The Road Crossing Code is a guide for all pedestrians. However, children need to be taught how to use it and should not be allowed to go out alone until they can fully understand and apply it correctly. The age at which they can apply the Road Crossing Code will vary; for instance, many children cannot fully understand and apply those parts of the Code requiring judgement of speed and distance of approaching vehicles. Teaching children the Road Crossing Code, and the age at which parents allow them to go out and cross roads by themselves, should therefore be suited to the abilities of each child.

(For a full explanation of the Road Crossing Code and how to apply it in different road and traffic situations, see pages 8 to 20.)

Child safety in private cars

Children are more vulnerable in crashes. The best way to protect them from the impact of a crash is to put them in the rear seats and in suitable restraints (see page 45 for more details of the use of seat belt and child restraining devices). This will stop them from being thrown around or
out of the car.

If you are the driver, it is your responsibility to ensure that all passengers are belted up. For children, you have to ensure (a) any front seat passenger under the age of 3 is securely fastened to the seat by means of an approved restraint for children (equally applies if the child passenger sits in the rear and such restraining device is available for use); and (b) any front seat or rear seat passenger of or over 3 years of age but under 15 years old must wear a seat belt (or a body restraining seat belt or a lap belt or a restraining device for a young person) if such seat belt is available for use. Such seat belt must be secured to anchorage points of the vehicle other than on the seat itself.

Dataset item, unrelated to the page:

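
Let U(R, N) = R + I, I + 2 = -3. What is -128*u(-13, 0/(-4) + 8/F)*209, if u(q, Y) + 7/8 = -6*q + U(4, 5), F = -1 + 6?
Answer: -2036496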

You must not hold a child in your arms or allow the child to sit on your lap when you are sitting in the front passenger seat. In an accident, the child can be crushed between you and the vehicle dashboard or thrown out of the vehicle.

If children are in someone else's car or if you are carrying a lot of children, suitable child restraints may not be available. In that case, children should wear seat belts rather than not be restrained at all.

Young children should be placed in the rear seats and restraining devices appropriate to their age and size should be used (see further information on page 45).